Monday, March 27, 2000, 2:00 p.m.

Michael Brandstein
Division of Engineering and Applied Sciences
Harvard University

Audio and Video Signal Acquisiton in Challenging Environments: Current Research at the Harvard Intelligent Multi-Media Environments Laboratory (HIMMEL)

The overall goal of the research at the Harvard Intelligent Multi-Media Environments Laboratory (HIMMEL) is to produce automated and relevant high-quality signal capture in noisy enclosures which have been populated with remote microphones and video cameras. This process should be achieved without the active participation or distraction of its human users.

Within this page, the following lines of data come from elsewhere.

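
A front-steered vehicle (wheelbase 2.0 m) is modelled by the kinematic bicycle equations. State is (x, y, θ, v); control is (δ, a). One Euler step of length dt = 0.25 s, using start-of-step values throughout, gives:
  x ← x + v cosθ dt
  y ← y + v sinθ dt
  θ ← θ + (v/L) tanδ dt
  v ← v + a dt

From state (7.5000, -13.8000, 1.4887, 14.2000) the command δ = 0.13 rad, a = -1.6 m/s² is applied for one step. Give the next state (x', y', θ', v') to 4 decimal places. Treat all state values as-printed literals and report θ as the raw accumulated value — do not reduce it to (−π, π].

x' = 7.5000 + 14.2000·cos(1.4887)·0.25 = 7.7911
y' = -13.8000 + 14.2000·sin(1.4887)·0.25 = -10.2620
θ' = 1.4887 + (14.2000/2.0)·tan(0.13)·0.25 = 1.7208
v' = 14.2000 − 1.6000·0.25 = 13.8000

(7.7911, -10.2620, 1.7208, 13.8000)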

This talk will focus on two projects currently underway at HIMMEL. The first deals with the multi-channel enhancement of speech degraded by reverberations and additive noise. We will discuss our work to incorporate speech modeling into the multi-channel context as opposed to addressing the problem strictly from a beamforming or inverse filtering perspective. This approach is shown to be capable of attenuating multipath effects without requiring explicit estimation of room channel responses. We will then present the results of work currently underway for real-time tracking of faces using a combination of acoustic and visual cues. Initial talker locations are estimated acoustically from microphone array data while precise localization and tracking are derived from image information. The system is capable of tracking multiple individuals simultaneously and is robust to nonlinear source motions, complex backgrounds, varying lighting conditions, and a variety of source-camera depths.